Mercer County Park has become a haven for bald eagles and a terrific place for birders and bird-fanciers to watch them. If you’ve never seen a bald eagle in the wild, you have an excellent chance of seeing one and probably more this time of year at Mercer Lake in the center of the park.
It was this time last year — right around Super Bowl Sunday — that I watched several bald eagles swooping over Mercer Lake and parking on the giant electric power towers that cross the park. At least one breeding pair of bald eagles have built their enormous nest just off the lake at the border with Mercer Oaks golf course.
To view the eagles, I’ve most often driven into the park and turned into the marina parking lot. I walk down the paved path toward the gazebo that juts out into the lake, offering wide views of the action on the lake.
From the gazebo, you can look straight across the lake to the parking lot for the Casperson Rowing Center. That’s another great vantage point from which to view the eagles. However, there are no formal trails on that side of the lake, so your mobility is limited. You can, however, get good views of the great blue herons that roost in that area and hang out on the shore and in the trees.

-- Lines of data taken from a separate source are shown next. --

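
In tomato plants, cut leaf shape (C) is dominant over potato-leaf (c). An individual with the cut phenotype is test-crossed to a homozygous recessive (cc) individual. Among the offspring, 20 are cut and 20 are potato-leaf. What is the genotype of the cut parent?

Test cross: ? × cc
Offspring: 20 cut, 20 potato-leaf — approximately 1:1.
A 1:1 ratio in a test cross indicates the unknown parent is heterozygous (Cc).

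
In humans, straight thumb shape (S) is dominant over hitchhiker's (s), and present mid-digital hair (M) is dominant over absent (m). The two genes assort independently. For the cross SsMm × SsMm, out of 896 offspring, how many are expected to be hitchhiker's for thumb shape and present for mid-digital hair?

Dihybrid cross SsMm × SsMm — consider each gene separately:
thumb shape: Ss × Ss → 1 SS, 2 Ss, 1 ss → 3 S_ : 1 ss (out of 4)
mid-digital hair: Mm × Mm → 1 MM, 2 Mm, 1 mm → 3 M_ : 1 mm (out of 4)
Looking for: hitchhiker's (ss) and present (M_)
P(hitchhiker's) = 1/4, P(present) = 3/4
P(both) = 1/4 × 3/4 = 3/16
Expected count = 3/16 × 896 = 168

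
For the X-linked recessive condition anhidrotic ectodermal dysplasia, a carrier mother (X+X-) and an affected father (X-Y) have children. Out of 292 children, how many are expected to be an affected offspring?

Cross: X+X- × X-Y
Offspring: 1 X+X-, 1 X+Y, 1 X-X-, 1 X-Y
Probability of an affected offspring: 2/4 = 1/2
Expected count = 1/2 × 292 = 146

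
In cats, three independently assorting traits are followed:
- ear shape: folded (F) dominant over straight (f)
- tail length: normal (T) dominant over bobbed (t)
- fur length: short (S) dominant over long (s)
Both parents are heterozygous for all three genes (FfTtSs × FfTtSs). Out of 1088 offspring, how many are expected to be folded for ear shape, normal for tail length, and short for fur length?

Trihybrid cross: FfTtSs × FfTtSs
Each trait segregates independently with a 3:1 phenotypic ratio, so each gene contributes 3/4 (dominant) or 1/4 (recessive).
Target: folded (ear shape), normal (tail length), short (fur length)
Probability = product of independent per-trait probabilities
= 3/4 × 3/4 × 3/4 = 27/64
Expected count = 27/64 × 1088 = 459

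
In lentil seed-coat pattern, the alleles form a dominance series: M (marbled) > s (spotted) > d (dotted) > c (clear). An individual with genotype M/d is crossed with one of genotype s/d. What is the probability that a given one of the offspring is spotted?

Cross: M/d × s/d
Allele dominance: M > s > d > c
Offspring genotypes: 1 M/s, 1 M/d, 1 s/d, 1 d/d
Phenotype counts: 2 marbled, 1 spotted, 1 dotted
spotted: 1 out of 4
Probability: 1/4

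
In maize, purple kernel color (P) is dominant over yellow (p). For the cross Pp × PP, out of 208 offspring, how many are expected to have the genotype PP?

Punnett square for Pp × PP:
Offspring genotypes: 2 PP, 2 Pp
Total offspring: 4
Count with target: 2
Probability: 2/4 = 1/2
Expected count = 1/2 × 208 = 104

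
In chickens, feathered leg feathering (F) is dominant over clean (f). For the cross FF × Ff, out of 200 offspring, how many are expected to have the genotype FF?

Punnett square for FF × Ff:
Offspring genotypes: 2 FF, 2 Ff
Total offspring: 4
Count with target: 2
Probability: 2/4 = 1/2
Expected count = 1/2 × 200 = 100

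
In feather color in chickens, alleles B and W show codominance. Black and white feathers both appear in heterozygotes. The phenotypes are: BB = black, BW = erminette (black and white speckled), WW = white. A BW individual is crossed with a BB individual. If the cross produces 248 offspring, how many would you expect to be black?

Punnett square for BW × BB:
Offspring genotypes: 2 BB, 2 BW
Phenotype counts: 2 black, 2 erminette (black and white speckled)
black: 2 out of 4 → fraction 1/2
Expected count = 1/2 × 248 = 124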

For the best viewing overall, I recommend that you head to the West Picnic Area and park at the end of the lot, near the big shelter. From there, walk to the left along the trail that skirts the lake. A few “eagle viewing” signs will point you to a stretch of the shore from which you can look across the lake to the aerie of the breeding pair.
Besides the eagles, you can also see herons on the far side of the lake and, depending on conditions, spot common mergansers, Canada geese, mallards, sea gulls and other water birds that visit regularly.
You can also access the trail that skirts the lake from the marina lot. Getting out of your car, look for the footbridge to your left. Take the path, cross the bridge, pass the picnic shelter and keep following the path to the edge of the lake.
That’s the route I took Friday, and I had great looks at two mature and one immature eagle that had flown into the trees along the shore. One took off right overhead, as seen in the shot topping this post.
Being wild creatures, eagles follow their own schedules not tied to the whims and wishes of birders and photographers. I have gone to Lake Mercer some days and seen no eagles or hardly any birds at all. But that’s all part of the birding game.
At the nest viewing area, there’s a great explanatory sign on bald eagles that gives a timeline for eagle activity throughout the year. At this part of the year, the odds of seeing one are in your favor, if not for the fish in the lake on which the eagles feast.